Access to care for rural Americans can be difficult, even for individuals covered by Medicaid. The New York Times examines whether Iran can serve as a model to serve rural Americans, such as those located in the Mississippi delta.
The Iranians built “health houses” to minister to 1,500 people who lived within at most an hour’s walking distance. Each house is a 1,000-square-foot hut equipped with examination rooms and sleeping quarters and staffed by community health workers — one man and one or more women who have been given basic training in preventive health care. They advise on nutrition and family planning, take blood pressure, keep track of who needs prenatal care, provide immunization and monitor environmental conditions like water quality. Crucially, in order to gain trust, the health workers come from the villages they serve.

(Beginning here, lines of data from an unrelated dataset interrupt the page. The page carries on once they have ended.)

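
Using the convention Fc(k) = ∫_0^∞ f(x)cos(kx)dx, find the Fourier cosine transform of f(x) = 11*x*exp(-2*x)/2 11*(4 - k^2)/(2*(k^2 + 4)^2)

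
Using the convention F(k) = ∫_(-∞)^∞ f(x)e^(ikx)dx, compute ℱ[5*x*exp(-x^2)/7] 5*I*sqrt(pi)*k*exp(-k^2/4)/14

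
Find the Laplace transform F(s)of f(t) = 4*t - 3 4/s^2 - 3/s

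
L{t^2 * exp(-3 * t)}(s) 2/(s+3)^3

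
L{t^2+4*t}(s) 4/s^2+2/s^3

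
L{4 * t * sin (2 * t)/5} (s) 16 * s/ (5 * (s^2 + 4)^2)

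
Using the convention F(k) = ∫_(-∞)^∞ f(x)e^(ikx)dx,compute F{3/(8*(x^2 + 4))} 3*pi*exp(-2*Abs(k))/16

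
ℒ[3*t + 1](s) 3/s^2 + 1/s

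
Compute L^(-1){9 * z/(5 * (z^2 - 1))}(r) 9 * cosh(r)/5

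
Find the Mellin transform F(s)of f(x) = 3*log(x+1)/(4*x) -3*pi*csc(pi*s)/(4*s - 4)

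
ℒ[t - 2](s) s^(-2) - 2/s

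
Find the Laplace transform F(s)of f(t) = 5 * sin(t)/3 5/(3 * (s^2 + 1))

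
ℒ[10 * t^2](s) 20/s^3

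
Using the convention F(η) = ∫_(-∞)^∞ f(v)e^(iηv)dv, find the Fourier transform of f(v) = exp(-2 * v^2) sqrt(2) * sqrt(pi) * exp(-η^2/8)/2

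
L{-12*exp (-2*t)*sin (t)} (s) -12/ ( (s+2)^2+1)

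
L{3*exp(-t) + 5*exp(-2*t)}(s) 3/(s + 1) + 5/(s + 2)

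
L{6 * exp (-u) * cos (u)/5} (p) 6 * (p + 1)/ (5 * ( (p + 1)^2 + 1))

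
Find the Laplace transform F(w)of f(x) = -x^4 -24/w^5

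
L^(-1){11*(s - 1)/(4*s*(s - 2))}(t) 11*exp(t)*cosh(t)/4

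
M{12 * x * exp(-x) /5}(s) 12 * gamma(s + 1) /5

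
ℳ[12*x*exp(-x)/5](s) 12*gamma(s + 1)/5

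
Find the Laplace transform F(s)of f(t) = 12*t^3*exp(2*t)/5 72/(5*(s - 2)^4)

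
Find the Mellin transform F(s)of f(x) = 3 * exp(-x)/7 3 * gamma(s)/7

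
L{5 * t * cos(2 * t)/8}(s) 5 * (s^2 - 4)/(8 * (s^2 + 4)^2)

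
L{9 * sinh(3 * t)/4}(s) 27/(4 * (s^2 - 9))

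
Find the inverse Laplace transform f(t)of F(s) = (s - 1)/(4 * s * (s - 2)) exp(t) * cosh(t)/4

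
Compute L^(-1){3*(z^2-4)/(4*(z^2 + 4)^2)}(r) 3*r*cos(2*r)/4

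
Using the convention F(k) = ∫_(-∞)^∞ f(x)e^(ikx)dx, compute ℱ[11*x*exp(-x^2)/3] 11*I*sqrt(pi)*k*exp(-k^2/4)/6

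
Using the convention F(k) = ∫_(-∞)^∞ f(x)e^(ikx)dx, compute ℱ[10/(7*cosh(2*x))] 5*pi/(7*cosh(pi*k/4))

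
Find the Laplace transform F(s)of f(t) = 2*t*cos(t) 2*(s^2 - 1)/(s^2 + 1)^2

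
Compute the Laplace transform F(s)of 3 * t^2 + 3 6/s^3 + 3/s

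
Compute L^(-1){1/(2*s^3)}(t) t^2/4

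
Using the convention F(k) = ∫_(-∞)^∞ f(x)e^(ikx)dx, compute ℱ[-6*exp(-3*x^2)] -2*sqrt(3)*sqrt(pi)*exp(-k^2/12)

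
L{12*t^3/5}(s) 72/(5*s^4)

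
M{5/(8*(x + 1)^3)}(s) 5*pi*(s - 2)*(s - 1)/(16*sin(pi*s))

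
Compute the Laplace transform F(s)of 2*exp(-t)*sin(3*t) 6/((s + 1)^2 + 9)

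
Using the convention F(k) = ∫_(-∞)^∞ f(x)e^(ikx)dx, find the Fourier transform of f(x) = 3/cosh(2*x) 3*pi/(2*cosh(pi*k/4))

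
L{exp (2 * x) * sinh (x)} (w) 1/ ( (w - 2)^2 - 1)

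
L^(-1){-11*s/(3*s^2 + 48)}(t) -11*cos(4*t)/3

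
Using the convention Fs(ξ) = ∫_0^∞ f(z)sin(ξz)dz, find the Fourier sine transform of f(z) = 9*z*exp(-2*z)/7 36*ξ/(7*(ξ^2+4)^2)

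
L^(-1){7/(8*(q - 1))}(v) 7*exp(v)/8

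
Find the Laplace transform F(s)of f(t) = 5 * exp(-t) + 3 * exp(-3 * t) 5/(s + 1) + 3/(s + 3)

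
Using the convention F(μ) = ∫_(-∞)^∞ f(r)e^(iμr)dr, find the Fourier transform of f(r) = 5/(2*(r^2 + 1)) 5*pi*exp(-Abs(μ))/2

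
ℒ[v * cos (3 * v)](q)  (q^2-9)/ (q^2 + 9)^2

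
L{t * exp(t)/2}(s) 1/(2 * (s - 1)^2)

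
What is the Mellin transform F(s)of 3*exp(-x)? 3*gamma(s)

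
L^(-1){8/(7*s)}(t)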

People who become very sick, or require surgical procedures, are referred up through a single, multi-tiered system: from health house to rural health center to district hospital. The integrated nature of the system is what makes it unique. Today, 17,000 health houses serve 23 million rural Iranians.
The individuals interested in bringing ‘health houses’ to Mississippi, however, have not been very successful in securing funding from the federal government. Who is interested in these health houses? Private insurers.
“The only outside money that we’ve gotten to contribute to our project has been $75,000 from United Healthcare, the insurance company, because they see the potential to save them money,” he continued.